Karr drops all pretense of formality, and instead addresses the graduates with her trademark humor, her Texas drawl, and especially her own story: "My goal in high school was to stay out of the penitentiary, so if I can go from there to standing up here, y'all can all get yourselves gainful employment of some kind. Yes, those are your parents clapping."

Beyond the irony, Karr explores the themes of fear and anxiety, those times "when the world scares you with its barks and bites." She knows what she's talking about. In three best-selling memoirs, Karr has described growing up with a psychotic mother who packed a pistol, nearly drank herself to death, wielded a butcher knife at her two children, and married seven times. The Liars' Club (1995) covered her childhood days in a small town near Port Arthur, Texas, and then Cherry (2000) treated her adolescent years. In an interview with the New York Times, Karr describes her third volume, Lit (2009), as "my journey from black belt sinner and lifelong agnostic to unlikely Catholic."

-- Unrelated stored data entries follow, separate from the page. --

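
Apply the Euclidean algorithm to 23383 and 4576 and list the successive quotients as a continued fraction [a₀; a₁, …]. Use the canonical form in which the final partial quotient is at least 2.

[5; 9, 10, 3, 1, 3, 3]

23383 ÷ 4576 → quotient 5, remainder 503
4576 ÷ 503 → quotient 9, remainder 49
503 ÷ 49 → quotient 10, remainder 13
49 ÷ 13 → quotient 3, remainder 10
13 ÷ 10 → quotient 1, remainder 3
10 ÷ 3 → quotient 3, remainder 1
3 ÷ 1 → quotient 3, remainder 0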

There was a drink-n-drug fueled period in California after high school, and then two years in college before she dropped out, but which also included a professor who, in the mysteries of fate, became a lifelong force for good. An improbable marriage to a man who was her polar opposite (mega-wealthy Boston Brahmin) lasted eight years and produced a son, but divorce, penury, endless therapy, repeated relapses, and hospitalization in a psychiatric ward for "persistent suicide ideation" all followed.

And so she describes herself as a lifelong "squeaker" just getting by as opposed to an "A-Maker." She wonders aloud: "Was all this good for me or bad for me?" Our hard times, she believes, can lead us not just to a break down but to a break through, especially if they lead us to greater compassion and tenderness, for others and for ourselves. That sounds a lot like Romans 8:28–29.